Audits could not account for millions of dollars of WJC money, and one unsavory revelation followed another. Despite enormous pressure, and not much support from world Jewish communities other than Australia, Leibler stuck to his guns. Eventually, the WJC backed down when it became impossible to conceal that it was mired in scandal. Singer had charged the WJC for expenses and consultancy fees of hundreds of thousands of dollars in addition to his salary. He stood accused of misappropriation funds on a huge scale.

Finally, in March 2007, Bronfman fired him. Later Bronfman acknowledged that he had been betrayed by Singer, who “helped himself to cash from the WJC office.” Singer has largely disappeared from public Jewish life and keeps a low profile. A full accounting of the money that came into his hands has never been established. In June 2007, Bronfman stepped down and Ronald Lauder succeeded him. Lauder and his team have restored the reputation of the WJC, which is now in a very different place. Leibler can take the credit for rescuing it.

Can there be more ? One further battle has to be related. The Conference on Jewish Material Claims Against Germany administers German reparations money. The annual sums are many millions of dollars, paid to survivors around the world. Many are aged, sick, and say they are not getting sufficient assistance. Since 2007 Leibler has written a “Candidly Speaking” column in the Jerusalem Post and via direct email (it’s well worth reading). Over recent years questions have come to be asked about the transparency of the decision-making and finances of the Claims Conference. Leibler wrote a series of trenchant pieces on the subject. The Claims Conference had a tin ear for any questioning of its actions and seemed to believe that attack is the best form of defense. I have some experience of my own here. As President of the Board of Deputies of British Jews, I had a seat as a director of the Claims Conference from 2015-2018. This was during the aftermath of a damaging scandal in which it emerged that a Claims Conference employee, who has since died, engineered a fraud from its Frankfurt office which caused at least $42 million to be paid out in fake claims for compensation. The management at the Claims Conference did not accept any responsibility.

After its own ombudsman, Shmuel Hollander, a respected top Israeli civil servant, issued a scathing report of deep management failure, the Claims Conference terminated his contract (claiming it was for budgetary reasons). Immediately afterwards, I was present at the directors meeting in July 2015 and asked who was prepared to take responsibility. When the answer was silence, I called for the officers of the Claims Conference to resign. There was more silence. Its longstanding President, Julius Berman, remained in office until June 2020. In this reviewer’s opinion based on personal experience, Leibler’s columns calling for reforms were fully justified.

When Leibler wrote articles lambasting the Board of Deputies for what he thought was timidity and misplaced quiet diplomacy, I took issue with him and demonstrated that he had been misinformed.

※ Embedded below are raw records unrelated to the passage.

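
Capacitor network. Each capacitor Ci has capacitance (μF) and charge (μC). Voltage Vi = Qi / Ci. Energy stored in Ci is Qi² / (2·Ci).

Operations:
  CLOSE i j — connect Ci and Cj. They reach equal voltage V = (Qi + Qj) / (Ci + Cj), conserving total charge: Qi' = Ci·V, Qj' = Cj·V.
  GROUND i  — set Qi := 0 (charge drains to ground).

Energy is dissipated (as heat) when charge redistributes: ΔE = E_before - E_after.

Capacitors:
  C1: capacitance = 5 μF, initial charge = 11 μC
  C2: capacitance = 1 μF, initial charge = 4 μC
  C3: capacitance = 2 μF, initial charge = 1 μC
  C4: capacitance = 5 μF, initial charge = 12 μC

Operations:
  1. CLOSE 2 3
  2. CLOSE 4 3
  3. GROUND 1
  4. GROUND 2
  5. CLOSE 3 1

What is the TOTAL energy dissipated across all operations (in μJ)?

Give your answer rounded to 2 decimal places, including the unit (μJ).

Initial: C1(5μF, Q=11μC, V=2.20V), C2(1μF, Q=4μC, V=4.00V), C3(2μF, Q=1μC, V=0.50V), C4(5μF, Q=12μC, V=2.40V)
Op 1: CLOSE 2-3: Q_total=5.00, C_total=3.00, V=1.67; Q2=1.67, Q3=3.33; dissipated=4.083
Op 2: CLOSE 4-3: Q_total=15.33, C_total=7.00, V=2.19; Q4=10.95, Q3=4.38; dissipated=0.384
Op 3: GROUND 1: Q1=0; energy lost=12.100
Op 4: GROUND 2: Q2=0; energy lost=1.389
Op 5: CLOSE 3-1: Q_total=4.38, C_total=7.00, V=0.63; Q3=1.25, Q1=3.13; dissipated=3.427
Total dissipated: 21.384 μJ

Answer: 21.38 μJ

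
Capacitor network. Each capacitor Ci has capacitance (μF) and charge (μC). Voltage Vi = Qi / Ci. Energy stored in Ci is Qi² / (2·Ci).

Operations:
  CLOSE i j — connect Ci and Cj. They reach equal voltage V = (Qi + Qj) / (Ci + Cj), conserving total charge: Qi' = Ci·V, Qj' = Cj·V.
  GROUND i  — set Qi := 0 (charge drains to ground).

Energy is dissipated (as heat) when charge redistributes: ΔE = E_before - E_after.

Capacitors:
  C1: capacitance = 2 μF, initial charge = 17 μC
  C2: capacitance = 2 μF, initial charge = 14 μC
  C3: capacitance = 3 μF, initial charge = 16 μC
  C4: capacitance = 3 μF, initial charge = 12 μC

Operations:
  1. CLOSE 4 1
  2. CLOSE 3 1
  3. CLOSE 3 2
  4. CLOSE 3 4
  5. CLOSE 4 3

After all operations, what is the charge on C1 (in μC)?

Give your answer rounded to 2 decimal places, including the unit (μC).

Answer: 11.04 μC

Derivation:
Initial: C1(2μF, Q=17μC, V=8.50V), C2(2μF, Q=14μC, V=7.00V), C3(3μF, Q=16μC, V=5.33V), C4(3μF, Q=12μC, V=4.00V)
Op 1: CLOSE 4-1: Q_total=29.00, C_total=5.00, V=5.80; Q4=17.40, Q1=11.60; dissipated=12.150
Op 2: CLOSE 3-1: Q_total=27.60, C_total=5.00, V=5.52; Q3=16.56, Q1=11.04; dissipated=0.131
Op 3: CLOSE 3-2: Q_total=30.56, C_total=5.00, V=6.11; Q3=18.34, Q2=12.22; dissipated=1.314
Op 4: CLOSE 3-4: Q_total=35.74, C_total=6.00, V=5.96; Q3=17.87, Q4=17.87; dissipated=0.073
Op 5: CLOSE 4-3: Q_total=35.74, C_total=6.00, V=5.96; Q4=17.87, Q3=17.87; dissipated=0.000
Final charges: Q1=11.04, Q2=12.22, Q3=17.87, Q4=17.87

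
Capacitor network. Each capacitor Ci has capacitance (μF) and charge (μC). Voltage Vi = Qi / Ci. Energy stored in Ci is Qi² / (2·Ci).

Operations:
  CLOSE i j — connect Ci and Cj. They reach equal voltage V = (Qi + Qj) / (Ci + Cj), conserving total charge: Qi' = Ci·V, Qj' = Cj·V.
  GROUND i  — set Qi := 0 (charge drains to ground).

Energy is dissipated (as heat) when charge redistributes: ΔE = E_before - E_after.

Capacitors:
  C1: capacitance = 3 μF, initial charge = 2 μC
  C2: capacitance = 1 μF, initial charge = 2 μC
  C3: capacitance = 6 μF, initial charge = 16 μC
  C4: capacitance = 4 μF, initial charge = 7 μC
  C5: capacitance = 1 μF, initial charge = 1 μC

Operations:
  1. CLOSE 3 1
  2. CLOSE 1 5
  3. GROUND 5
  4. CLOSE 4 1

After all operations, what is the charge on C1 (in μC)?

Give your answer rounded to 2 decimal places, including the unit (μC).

Answer: 5.25 μC

Derivation:
Initial: C1(3μF, Q=2μC, V=0.67V), C2(1μF, Q=2μC, V=2.00V), C3(6μF, Q=16μC, V=2.67V), C4(4μF, Q=7μC, V=1.75V), C5(1μF, Q=1μC, V=1.00V)
Op 1: CLOSE 3-1: Q_total=18.00, C_total=9.00, V=2.00; Q3=12.00, Q1=6.00; dissipated=4.000
Op 2: CLOSE 1-5: Q_total=7.00, C_total=4.00, V=1.75; Q1=5.25, Q5=1.75; dissipated=0.375
Op 3: GROUND 5: Q5=0; energy lost=1.531
Op 4: CLOSE 4-1: Q_total=12.25, C_total=7.00, V=1.75; Q4=7.00, Q1=5.25; dissipated=0.000
Final charges: Q1=5.25, Q2=2.00, Q3=12.00, Q4=7.00, Q5=0.00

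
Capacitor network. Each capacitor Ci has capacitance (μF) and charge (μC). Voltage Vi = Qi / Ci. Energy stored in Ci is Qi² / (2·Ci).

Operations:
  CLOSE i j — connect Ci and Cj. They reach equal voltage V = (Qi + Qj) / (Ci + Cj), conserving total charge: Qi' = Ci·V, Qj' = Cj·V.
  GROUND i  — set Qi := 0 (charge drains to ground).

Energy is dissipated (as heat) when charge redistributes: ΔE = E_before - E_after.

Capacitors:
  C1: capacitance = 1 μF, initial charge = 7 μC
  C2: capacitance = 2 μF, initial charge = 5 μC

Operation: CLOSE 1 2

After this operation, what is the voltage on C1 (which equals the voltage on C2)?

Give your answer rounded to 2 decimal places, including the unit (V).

Answer: 4.00 V

Derivation:
Initial: C1(1μF, Q=7μC, V=7.00V), C2(2μF, Q=5μC, V=2.50V)
Op 1: CLOSE 1-2: Q_total=12.00, C_total=3.00, V=4.00; Q1=4.00, Q2=8.00; dissipated=6.750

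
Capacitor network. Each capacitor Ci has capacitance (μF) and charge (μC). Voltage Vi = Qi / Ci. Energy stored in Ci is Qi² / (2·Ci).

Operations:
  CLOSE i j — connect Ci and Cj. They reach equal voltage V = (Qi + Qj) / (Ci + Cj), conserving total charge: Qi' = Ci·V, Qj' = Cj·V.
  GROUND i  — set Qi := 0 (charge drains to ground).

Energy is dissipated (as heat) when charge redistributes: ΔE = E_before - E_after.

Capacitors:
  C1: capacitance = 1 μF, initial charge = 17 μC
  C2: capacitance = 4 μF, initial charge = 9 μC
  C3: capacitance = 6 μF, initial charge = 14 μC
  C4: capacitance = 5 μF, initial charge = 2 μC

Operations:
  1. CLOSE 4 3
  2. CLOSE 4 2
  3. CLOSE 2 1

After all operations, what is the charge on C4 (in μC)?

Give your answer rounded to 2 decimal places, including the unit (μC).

Answer: 9.04 μC

Derivation:
Initial: C1(1μF, Q=17μC, V=17.00V), C2(4μF, Q=9μC, V=2.25V), C3(6μF, Q=14μC, V=2.33V), C4(5μF, Q=2μC, V=0.40V)
Op 1: CLOSE 4-3: Q_total=16.00, C_total=11.00, V=1.45; Q4=7.27, Q3=8.73; dissipated=5.097
Op 2: CLOSE 4-2: Q_total=16.27, C_total=9.00, V=1.81; Q4=9.04, Q2=7.23; dissipated=0.703
Op 3: CLOSE 2-1: Q_total=24.23, C_total=5.00, V=4.85; Q2=19.39, Q1=4.85; dissipated=92.318
Final charges: Q1=4.85, Q2=19.39, Q3=8.73, Q4=9.04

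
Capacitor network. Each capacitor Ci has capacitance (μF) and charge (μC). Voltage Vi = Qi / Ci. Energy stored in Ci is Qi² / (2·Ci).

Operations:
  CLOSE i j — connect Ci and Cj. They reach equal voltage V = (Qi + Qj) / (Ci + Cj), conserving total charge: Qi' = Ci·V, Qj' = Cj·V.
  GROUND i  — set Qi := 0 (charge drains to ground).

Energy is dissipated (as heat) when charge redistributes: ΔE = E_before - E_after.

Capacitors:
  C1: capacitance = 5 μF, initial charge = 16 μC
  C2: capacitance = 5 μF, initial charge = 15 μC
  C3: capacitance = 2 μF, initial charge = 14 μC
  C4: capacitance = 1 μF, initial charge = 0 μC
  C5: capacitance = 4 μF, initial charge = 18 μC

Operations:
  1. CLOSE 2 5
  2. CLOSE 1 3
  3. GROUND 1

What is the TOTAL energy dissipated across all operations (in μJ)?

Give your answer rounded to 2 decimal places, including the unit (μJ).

Initial: C1(5μF, Q=16μC, V=3.20V), C2(5μF, Q=15μC, V=3.00V), C3(2μF, Q=14μC, V=7.00V), C4(1μF, Q=0μC, V=0.00V), C5(4μF, Q=18μC, V=4.50V)
Op 1: CLOSE 2-5: Q_total=33.00, C_total=9.00, V=3.67; Q2=18.33, Q5=14.67; dissipated=2.500
Op 2: CLOSE 1-3: Q_total=30.00, C_total=7.00, V=4.29; Q1=21.43, Q3=8.57; dissipated=10.314
Op 3: GROUND 1: Q1=0; energy lost=45.918
Total dissipated: 58.733 μJ

Answer: 58.73 μJ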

He courteously listened to my responses to his criticisms and was big enough to accept that he did not have all the information needed to make a judgment. Out of our initial tense exchanges, a friendship grew that lasts to this day. The strong leadership he brought to communal and international Jewish life deserves respect and admiration. This book stands as a comprehensive record of the life and battles of a central participant in modern Jewish history.

Jonathan Arkush was President of the Board of Deputies of British Jews from 2015-2018.